Tussen partijen staat niet ter discussie dat verschillende sieraden onderdeel uitmaken van de nalatenschap van erflater, maar onduidelijk is waar deze sieraden zich op dit moment bevinden. Zoals al is overwogen in het tussenvonnis, zal de wijze van verdeling bepaald worden voor het geval dit alsnog duidelijk wordt. Hiertoe bepaalt de rechtbank dat partijen binnen twee maanden na het eindvonnis trachten te achterhalen waar de sieraden zich bevinden (in de woning). Degene die een achterhaald sieraad onder zich heeft, neemt uiterlijk binnen zeven dagen daarna contact op met de andere partij. Vervolgens dienen zij in onderling overleg binnen een termijn van veertien dagen de waarde te bepalen van het achterhaalde sieraad/de achterhaalde sieraden. Bij gebreke van overeenstemming daarover binnen die termijn dienen zij een onafhankelijke taxateur gezamenlijk opdracht te geven om het sieraad/de sieraden bindend te laten taxeren. Beide partijen mogen bij deze taxatie aanwezig zijn, en de taxatiekosten dienen partijen gezamenlijk te dragen, ieder de helft. Na de taxatie dienen partijen binnen een week aan elkaar kenbaar te maken of zij het sieraad/de sieraden toegedeeld wensen te krijgen tegen de getaxeerde waarde. Wanneer beide partijen hetzelfde sieraad toegedeeld wensen te krijgen, moeten partijen dobbelen om dat sieraad.
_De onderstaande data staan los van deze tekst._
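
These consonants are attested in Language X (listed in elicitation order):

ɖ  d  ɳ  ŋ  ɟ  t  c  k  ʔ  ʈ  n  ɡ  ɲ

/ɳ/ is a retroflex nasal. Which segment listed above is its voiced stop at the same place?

The voiced stop at the same place is a voiced retroflex stop — in this inventory, /ɖ/.

/ɖ/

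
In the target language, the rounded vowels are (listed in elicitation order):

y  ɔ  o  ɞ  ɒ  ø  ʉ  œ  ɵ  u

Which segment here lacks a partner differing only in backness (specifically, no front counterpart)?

High: /y/ ~ /ʉ/ ~ /u/
High-mid: /ø/ ~ /ɵ/ ~ /o/
Low-mid: /œ/ ~ /ɞ/ ~ /ɔ/
Low: only /ɒ/ (back); no front partner.
So /ɒ/ is the unpaired segment.

/ɒ/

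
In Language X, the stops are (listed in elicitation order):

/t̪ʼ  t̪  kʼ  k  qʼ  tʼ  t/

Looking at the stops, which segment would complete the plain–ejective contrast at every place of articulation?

/q/

Plain: /t̪/ (dental), /t/ (alveolar), /k/ (velar).
Ejective: /t̪ʼ/ (dental), /tʼ/ (alveolar), /kʼ/ (velar), /qʼ/ (uvular).
The uvular row has no plain member, so the gap is the plain uvular stop /q/.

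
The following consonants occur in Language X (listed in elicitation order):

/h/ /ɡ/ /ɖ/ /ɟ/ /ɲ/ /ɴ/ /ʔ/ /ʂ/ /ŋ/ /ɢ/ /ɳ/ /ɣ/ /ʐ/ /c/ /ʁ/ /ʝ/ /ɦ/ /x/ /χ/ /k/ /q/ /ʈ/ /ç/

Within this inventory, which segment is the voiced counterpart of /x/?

/x/ is a voiceless velar fricative.
The voiced counterpart is a voiced velar fricative — in this inventory, /ɣ/.

/ɣ/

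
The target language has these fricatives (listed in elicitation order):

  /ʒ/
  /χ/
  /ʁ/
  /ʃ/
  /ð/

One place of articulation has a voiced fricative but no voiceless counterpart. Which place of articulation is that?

dental

place of articulation  voiceless  voiced  
dental            —         ð       
postalveolar      ʃ         ʒ       
uvular            χ         ʁ       
Every place of articulation has a voiceless member except dental, where /θ/ would be expected.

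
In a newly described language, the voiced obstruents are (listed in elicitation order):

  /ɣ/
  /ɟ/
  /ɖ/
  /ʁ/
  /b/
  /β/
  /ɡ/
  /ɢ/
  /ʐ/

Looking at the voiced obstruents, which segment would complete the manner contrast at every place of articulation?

/ʝ/

place of articulation  stop      fricative
bilabial          b         β       
retroflex         ɖ         ʐ       
palatal           ɟ         —       
velar             ɡ         ɣ       
uvular            ɢ         ʁ       
The palatal row has no fricative member, so the gap is the palatal fricative /ʝ/.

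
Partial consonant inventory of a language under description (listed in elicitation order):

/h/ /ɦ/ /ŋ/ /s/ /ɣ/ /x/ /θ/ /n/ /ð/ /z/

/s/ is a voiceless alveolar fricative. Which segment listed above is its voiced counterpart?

/z/

The voiced counterpart is a voiced alveolar fricative — in this inventory, /z/.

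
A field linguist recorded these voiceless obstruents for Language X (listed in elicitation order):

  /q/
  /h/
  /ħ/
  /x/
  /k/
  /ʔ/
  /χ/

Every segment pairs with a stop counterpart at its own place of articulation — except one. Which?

Velar: /k/ ~ /x/
Uvular: /q/ ~ /χ/
Glottal: /ʔ/ ~ /h/
Pharyngeal: only /ħ/ (fricative); no stop partner.
So /ħ/ is the unpaired segment.

/ħ/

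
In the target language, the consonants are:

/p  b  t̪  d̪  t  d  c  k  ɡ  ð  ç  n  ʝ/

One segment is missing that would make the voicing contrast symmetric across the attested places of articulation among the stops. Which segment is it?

place of articulation  voiceless  voiced  
bilabial          p         b       
dental            t̪        d̪      
alveolar          t         d       
palatal           c         —       
velar             k         ɡ       
The palatal row has no voiced member, so the gap is the voiced palatal stop /ɟ/.

/ɟ/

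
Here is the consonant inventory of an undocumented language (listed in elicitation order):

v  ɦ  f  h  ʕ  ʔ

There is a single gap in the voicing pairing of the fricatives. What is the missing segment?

place of articulation  voiceless  voiced  
labiodental       f         v       
pharyngeal        —         ʕ       
glottal           h         ɦ       
The pharyngeal row has no voiceless member, so the gap is the voiceless pharyngeal fricative /ħ/.

/ħ/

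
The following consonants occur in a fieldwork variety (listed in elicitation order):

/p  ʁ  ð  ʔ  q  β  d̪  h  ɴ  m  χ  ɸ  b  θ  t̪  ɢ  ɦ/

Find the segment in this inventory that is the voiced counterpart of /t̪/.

/t̪/ is a voiceless dental stop.
The voiced counterpart is a voiced dental stop — in this inventory, /d̪/.

/d̪/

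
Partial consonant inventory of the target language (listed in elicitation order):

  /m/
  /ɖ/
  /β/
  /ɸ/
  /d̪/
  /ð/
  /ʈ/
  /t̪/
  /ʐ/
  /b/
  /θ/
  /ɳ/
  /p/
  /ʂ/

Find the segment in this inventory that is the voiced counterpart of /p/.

/p/ is a voiceless bilabial stop.
The voiced counterpart is a voiced bilabial stop — in this inventory, /b/.

/b/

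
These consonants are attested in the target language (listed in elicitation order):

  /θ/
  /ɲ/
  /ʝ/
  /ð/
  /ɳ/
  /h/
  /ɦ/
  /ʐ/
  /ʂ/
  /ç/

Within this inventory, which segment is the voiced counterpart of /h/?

/ɦ/

/h/ is a voiceless glottal fricative.
The voiced counterpart is a voiced glottal fricative — in this inventory, /ɦ/.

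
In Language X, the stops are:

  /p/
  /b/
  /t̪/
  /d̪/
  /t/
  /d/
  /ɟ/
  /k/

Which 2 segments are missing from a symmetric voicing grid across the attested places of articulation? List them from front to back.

/c/, /ɡ/

Voiceless: /p/ (bilabial), /t̪/ (dental), /t/ (alveolar), /k/ (velar).
Voiced: /b/ (bilabial), /d̪/ (dental), /d/ (alveolar), /ɟ/ (palatal).
Gaps, from front to back: palatal lacks voiceless (/c/); velar lacks voiced (/ɡ/).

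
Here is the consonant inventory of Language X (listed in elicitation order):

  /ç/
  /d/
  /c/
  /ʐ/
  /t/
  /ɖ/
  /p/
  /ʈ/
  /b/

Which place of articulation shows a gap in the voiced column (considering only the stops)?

bilabial: voiceless /p/, voiced /b/.
alveolar: voiceless /t/, voiced /d/.
retroflex: voiceless /ʈ/, voiced /ɖ/.
palatal: voiceless /c/, voiced —.
Every place of articulation has a voiced member except palatal, where /ɟ/ would be expected.

palatal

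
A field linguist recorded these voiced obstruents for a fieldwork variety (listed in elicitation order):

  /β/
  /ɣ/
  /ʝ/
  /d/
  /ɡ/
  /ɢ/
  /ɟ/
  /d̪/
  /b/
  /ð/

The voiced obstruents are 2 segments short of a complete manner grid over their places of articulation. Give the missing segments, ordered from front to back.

place of articulation  stop      fricative
bilabial          b         β       
dental            d̪        ð       
alveolar          d         —       
palatal           ɟ         ʝ       
velar             ɡ         ɣ       
uvular            ɢ         —       
Gaps, from front to back: alveolar lacks fricative (/z/); uvular lacks fricative (/ʁ/).

/z/, /ʁ/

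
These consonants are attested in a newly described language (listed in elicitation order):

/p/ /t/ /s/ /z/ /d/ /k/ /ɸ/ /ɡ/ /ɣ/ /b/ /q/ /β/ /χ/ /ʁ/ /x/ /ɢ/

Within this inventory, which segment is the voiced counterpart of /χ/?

/χ/ is a voiceless uvular fricative.
The voiced counterpart is a voiced uvular fricative — in this inventory, /ʁ/.

/ʁ/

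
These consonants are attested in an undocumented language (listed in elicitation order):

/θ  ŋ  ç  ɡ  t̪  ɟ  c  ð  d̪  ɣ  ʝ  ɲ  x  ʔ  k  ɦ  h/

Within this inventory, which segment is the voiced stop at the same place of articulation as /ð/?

/ð/ is a voiced dental fricative.
The voiced stop at the same place is a voiced dental stop — in this inventory, /d̪/.

/d̪/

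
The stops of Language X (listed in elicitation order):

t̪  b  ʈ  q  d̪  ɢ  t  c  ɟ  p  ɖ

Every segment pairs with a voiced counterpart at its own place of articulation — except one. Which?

Bilabial: /p/ ~ /b/
Dental: /t̪/ ~ /d̪/
Retroflex: /ʈ/ ~ /ɖ/
Palatal: /c/ ~ /ɟ/
Uvular: /q/ ~ /ɢ/
Alveolar: only /t/ (voiceless); no voiced partner.
So /t/ is the unpaired segment.

/t/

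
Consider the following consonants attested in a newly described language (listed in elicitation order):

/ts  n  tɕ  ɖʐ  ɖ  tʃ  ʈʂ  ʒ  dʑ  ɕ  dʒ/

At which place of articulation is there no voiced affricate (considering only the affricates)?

Voiceless: /ts/ (alveolar), /tʃ/ (postalveolar), /ʈʂ/ (retroflex), /tɕ/ (alveolo-palatal).
Voiced: /dʒ/ (postalveolar), /ɖʐ/ (retroflex), /dʑ/ (alveolo-palatal).
Every place of articulation has a voiced member except alveolar, where /dz/ would be expected.

alveolar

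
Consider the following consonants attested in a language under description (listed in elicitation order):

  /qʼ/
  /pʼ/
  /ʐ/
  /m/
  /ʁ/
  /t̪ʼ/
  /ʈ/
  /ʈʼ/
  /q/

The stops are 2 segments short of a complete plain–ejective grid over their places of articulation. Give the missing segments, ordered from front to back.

/p/, /t̪/

bilabial: plain —, ejective /pʼ/.
dental: plain —, ejective /t̪ʼ/.
retroflex: plain /ʈ/, ejective /ʈʼ/.
uvular: plain /q/, ejective /qʼ/.
Gaps, from front to back: bilabial lacks plain (/p/); dental lacks plain (/t̪/).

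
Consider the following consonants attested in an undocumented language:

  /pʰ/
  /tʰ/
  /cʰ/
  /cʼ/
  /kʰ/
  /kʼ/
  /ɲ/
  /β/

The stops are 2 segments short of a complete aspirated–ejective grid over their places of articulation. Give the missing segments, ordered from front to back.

/pʼ/, /tʼ/

place of articulation  aspirated  ejective
bilabial          pʰ        —       
alveolar          tʰ        —       
palatal           cʰ        cʼ      
velar             kʰ        kʼ      
Gaps, from front to back: bilabial lacks ejective (/pʼ/); alveolar lacks ejective (/tʼ/).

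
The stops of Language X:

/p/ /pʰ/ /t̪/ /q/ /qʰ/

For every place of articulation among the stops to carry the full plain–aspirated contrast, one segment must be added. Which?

place of articulation  plain     aspirated
bilabial          p         pʰ      
dental            t̪        —       
uvular            q         qʰ      
The dental row has no aspirated member, so the gap is the aspirated dental stop /t̪ʰ/.

/t̪ʰ/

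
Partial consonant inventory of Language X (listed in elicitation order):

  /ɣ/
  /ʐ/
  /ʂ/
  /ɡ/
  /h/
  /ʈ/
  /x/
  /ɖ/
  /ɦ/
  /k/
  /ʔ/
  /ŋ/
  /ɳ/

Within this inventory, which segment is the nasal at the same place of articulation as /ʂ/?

/ɳ/

/ʂ/ is a voiceless retroflex fricative.
The nasal at the same place is a retroflex nasal — in this inventory, /ɳ/.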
Wanneer geen van beiden het sieraad toegedeeld wenst te krijgen, dienen partijen het desbetreffende sieraad te verkopen aan een derde en de opbrengst bij helfte te verdelen.
De bankrekening bij HSBC UK met nummer [nummer]
2.43.
Partijen zullen deze bankrekening aan [erfgenaam/gedaagde] toedelen, onder de verplichting van [erfgenaam/gedaagde] om aan [erfgenaam/eiser] de helft van het saldo op deze bankrekening te betalen. Het huidige saldo op de bankrekening bedraagt 458,34 Engelse ponden, zodat [erfgenaam/gedaagde] een bedrag van 229,17 Engelse ponden aan [erfgenaam/eiser] moet betalen.
Het geldbedrag
2.44.
Het bedrag van het overschot in geld is nog onbekend, omdat de woning nog moet worden verkocht. Het overschot wordt daarom aangeduid met ‘x’. ‘x’ moet worden verdeeld overeenkomstig ieders gerechtigdheid tot de nalatenschap (50%) door overmaking daarvan naar de door iedere partij aan te geven bankrekening.
De proceskosten
2.45.
Partijen zijn broer en zus; de procedure betreft de verdeling van de nalatenschap van hun vader. Zij krijgen over en weer op onderdelen gelijk en ongelijk. Dat is voor de rechtbank aanleiding de proceskosten te compenseren, in die zin dat iedere partij de eigen kosten draagt.

3.De beslissing

De rechtbank,
in conventie en in reconventie:
3.1.
gelast de wijze van verdeling van de nalatenschap van erflater zoals is vermeld in rov. 2.35 tot en met 2.44;
3.2.
compenseert de kosten van de procedure tussen partijen, zodat iedere partij de eigen kosten draagt;
3.3.
verklaart dit vonnis tot zover uitvoerbaar bij voorraad;
3.4.
wijst het meer of anders gevorderde af.
Dit vonnis is gewezen door mr. A.A.M. Janssen en in het openbaar uitgesproken op 19 maart 2025.